March 3, 2021 at 5:30 pm

With news that the Lockdown travel restrictions are to continue for months to come, a few enquiries confirmed that nowhere local was fishing due to the continued cold weather. I had experienced this the previous week on my local river, when I struggled to connect with fish, bites being reduced to nibbles. Scaling down to a size twenty hook and 4mm punch of bread, while putting an extra shot under the stick float, had given me something to strike at, but my tally after an hour was five tiny roach, two sticklebacks and an old sock. I packed up and returned home. The same swim a year before had put several chub to over a pound, with quality roach in my net.

Frosty mornings and glorious afternoons have become the norm lately and with the mist beginning to lift this week after lunch, I decided to try the pond within walking distance of my home, although the gloomy responses from a couple of other anglers around the pond did not lift my hopes.

I settled myself down at the top end of the pond and made up a shallow mix of feed, just 4 oz of liquidised bread, dusted with ground carp pellets and a red spice additive. The pond is about two feet deep above mud and a sloppy feed works well here. There is a post that sticks up in line with the pole line and I fed several small balls my side of it. I set up a cut down waggler rig that only takes three No 4 shot, with a size 16 hook and a 6mm punch of bread and cast in. The float went down immediately and a small rudd was swung to hand.

This was already an improvement on my expectations and several rudd later there was a solid resistance on the strike and a small crucian carp was skidding across the surface toward the landing net.

More rudd, then a big gudgeon cartwheeled toward the net. This pond is so shallow, that most fish break the surface when hooked.

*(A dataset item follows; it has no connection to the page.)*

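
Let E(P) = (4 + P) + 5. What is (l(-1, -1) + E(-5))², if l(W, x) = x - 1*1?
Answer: 4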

These gudgeon are massive, a remnant of the days when a brook ran through the pond, the brook culverted away, but flowing through in times of flood, the pond acting as a balance pond.  The float kept going under with more rudd slideaways, while a bobbing bite produced crucian number two.

More feed brought a flurry of gudgeon, each one a couple of ounces and out fighting the rudd.

These gudgeon seem to have taken over from the small tench that were almost a nuisance a few years ago. Just when they were getting to a decent size, they disappeared. Maybe they are feasting on bloodworm all day and are no longer interested my bread, hopefully to reappear as two pounders in the future.

This was my last crucian, I had put in the last of my feed and pinprick bubbles appeared around my float before I lifted into this little battler. Putting the float back over the bubbles, an even bigger gudgeon took the punched bread, giving a good impression of a crucian as it scudded across the bottom.

I reckon this one was at least three ounces, maybe there is a record to be caught in this pond?

A chilling east wind now began to ruffle the surface along the pond toward me and bites became difficult to spot, watching the line at the pole tip being the best indicator, the rudd moving off with the bait.

The wind dropped again, but so did the temperature, the pond going to flat calm as mist began to form over the surface. The other anglers had left already and decided that I would have one last cast, the float slowly sinking away, to be met by an eruption on the strike as a good fish fought back hard. I thought that it was a better crucian and was surprised to see a good rudd come to the surface at the landing net.

I now gave it another fifteen minutes, just in case there were a few more decent fish around, but his small rudd was my last fish.

  The bites were still coming, but I had had my fun, the bread punch again finding plenty of fish.

From this swim in February a few years ago, I had over 20 lb of common and crucian carp, but that had been a very mild winter, this year I was happy for small mercies and went home with a smile on my face.